Time and whakapapa slowly unravel as Talia Marshall weaves her way across Aotearoa in a roster of decaying European cars. Along the way she will meet her father, pick up a ghost, transform into a wharenui, and make cocktail hour with Ans Westra.

Men will come – Roman, Ben, Isaac – and some go. Others linger. And it is these men – her father, Paul, and grandfathers Mugwi Macdonald and Jim; her tīpuna Nicola Sciascia, tohunga Kipa Hemi Whiro, Kupe himself – who she observes as she moves backwards into the future. With her ancestor Tūtepourangi she relives Te Rauparaha’s bloody legacy, and attempts and fails to write her great historical novel.

But it is her wāhine, past and present, who carry her, even as the ground behind her smoulders.

Tempestuous and haunting, Whaea Blue is a tribute to collective memory, the elasticity of self, and the women we travel through. It is a karanga to and from the abyss. It is a journey to peace.

Death at the Sign of the Rook

By Kate Atkinson

September 5, 2024

Ex-detective Jackson Brodie is staving off a bad case of midlife malaise when he is called to a sleepy Yorkshire town, and the seemingly tedious matter of a stolen painting.

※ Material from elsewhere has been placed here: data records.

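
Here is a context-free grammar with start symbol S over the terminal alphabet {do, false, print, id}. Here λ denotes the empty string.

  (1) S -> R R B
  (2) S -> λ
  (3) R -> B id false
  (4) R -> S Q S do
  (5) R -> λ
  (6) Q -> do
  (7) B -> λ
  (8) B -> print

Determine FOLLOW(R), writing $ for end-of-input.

{$, do, id, print}

FIRST(Q) = {do}
FIRST(B) = {λ, print}
FIRST(S) = {λ, do, id, print}  (via R R B)
FIRST(R) = {λ, do, id, print}  (via B id false, S Q S do)
FOLLOW(S) includes $ since S is the start symbol.
FOLLOW(S): in R->S Q S do (occurrence 1), S is followed by Q S do with FIRST {do}; in R->S Q S do (occurrence 2), S is followed by do with FIRST {do}. Thus FOLLOW(S) = {$, do}.
FOLLOW(R): in S->R R B (occurrence 1), R is followed by R B with FIRST {λ, do, id, print}; in S->R R B (occurrence 1), the suffix after R is nullable, so FOLLOW(R) ⊇ FOLLOW(S) = {$, do}; in S->R R B (occurrence 2), R is followed by B with FIRST {λ, print}; in S->R R B (occurrence 2), the suffix after R is nullable, so FOLLOW(R) ⊇ FOLLOW(S) = {$, do}. Thus FOLLOW(R) = {$, do, id, print}.
FOLLOW(Q): in R->S Q S do, Q is followed by S do with FIRST {do, id, print}. Thus FOLLOW(Q) = {do, id, print}.
FOLLOW(B): in S->R R B, the suffix after B is empty, so FOLLOW(B) ⊇ FOLLOW(S) = {$, do}; in R->B id false, B is followed by id false with FIRST {id}. Thus FOLLOW(B) = {$, do, id}.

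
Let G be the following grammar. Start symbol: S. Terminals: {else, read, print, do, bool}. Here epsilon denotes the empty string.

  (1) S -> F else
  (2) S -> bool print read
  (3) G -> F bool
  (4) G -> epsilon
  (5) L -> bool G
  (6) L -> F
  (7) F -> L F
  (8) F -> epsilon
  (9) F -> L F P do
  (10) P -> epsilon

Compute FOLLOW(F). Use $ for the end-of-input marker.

{bool, do, else}

FIRST(P): from P->epsilon we get {epsilon}. So FIRST(P) = {epsilon}.
FIRST(S): from S->F else we get {bool, do, else}; from S->bool print read we get {bool}. So FIRST(S) = {bool, do, else}.
FIRST(G): from G->F bool we get {bool, do}; from G->epsilon we get {epsilon}. So FIRST(G) = {epsilon, bool, do}.
FIRST(L): from L->bool G we get {bool}; from L->F we get {epsilon, bool, do}. So FIRST(L) = {epsilon, bool, do}.
FIRST(F): from F->L F we get {epsilon, bool, do}; from F->epsilon we get {epsilon}; from F->L F P do we get {bool, do}. So FIRST(F) = {epsilon, bool, do}.
FOLLOW(S) includes $ since S is the start symbol.
FOLLOW(S): S appears on no right-hand side. Thus FOLLOW(S) = {$}.
FOLLOW(P): in F->L F P do, P is followed by do with FIRST {do}. Thus FOLLOW(P) = {do}.
FOLLOW(G): in L->bool G, the suffix after G is empty, so FOLLOW(G) ⊇ FOLLOW(L) = {bool, do, else}. Thus FOLLOW(G) = {bool, do, else}.
FOLLOW(L): in F->L F, L is followed by F with FIRST {epsilon, bool, do}; in F->L F, the suffix after L is nullable, so FOLLOW(L) ⊇ FOLLOW(F) = {bool, do, else}; in F->L F P do, L is followed by F P do with FIRST {bool, do}. Thus FOLLOW(L) = {bool, do, else}.
FOLLOW(F): in S->F else, F is followed by else with FIRST {else}; in G->F bool, F is followed by bool with FIRST {bool}; in L->F, the suffix after F is empty, so FOLLOW(F) ⊇ FOLLOW(L) = {bool, do, else}; in F->L F, the suffix after F is empty (adds nothing new); in F->L F P do, F is followed by P do with FIRST {do}. Thus FOLLOW(F) = {bool, do, else}.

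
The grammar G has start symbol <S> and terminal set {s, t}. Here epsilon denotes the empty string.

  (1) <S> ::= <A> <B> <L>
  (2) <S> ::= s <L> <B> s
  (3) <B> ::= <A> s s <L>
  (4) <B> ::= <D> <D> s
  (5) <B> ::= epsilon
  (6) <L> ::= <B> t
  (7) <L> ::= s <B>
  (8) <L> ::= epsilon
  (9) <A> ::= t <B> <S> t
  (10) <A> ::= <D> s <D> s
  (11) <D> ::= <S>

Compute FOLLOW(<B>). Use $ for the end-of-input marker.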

But one theft leads to another, including the disappearance of a valuable Turner from Burton Makepeace, home to Lady Milton and her family. Once a magnificent country house, Burton Makepeace has now partially been converted into a hotel, hosting Murder Mystery weekends.

As paying guests, a vicar, an ex-army officer, impecunious aristocrats, and old friends converge, we are treated a fiendishly clever mystery; one that pays homage to the masters of the genre—from Agatha Christie to Dorothy Sayers.

Brilliantly inventive, with all of Atkinson’s signature wit, wordplay and narrative brio, Death at the Sign of the Rook may be Jackson Brodie’s most outrageous and memorable case yet.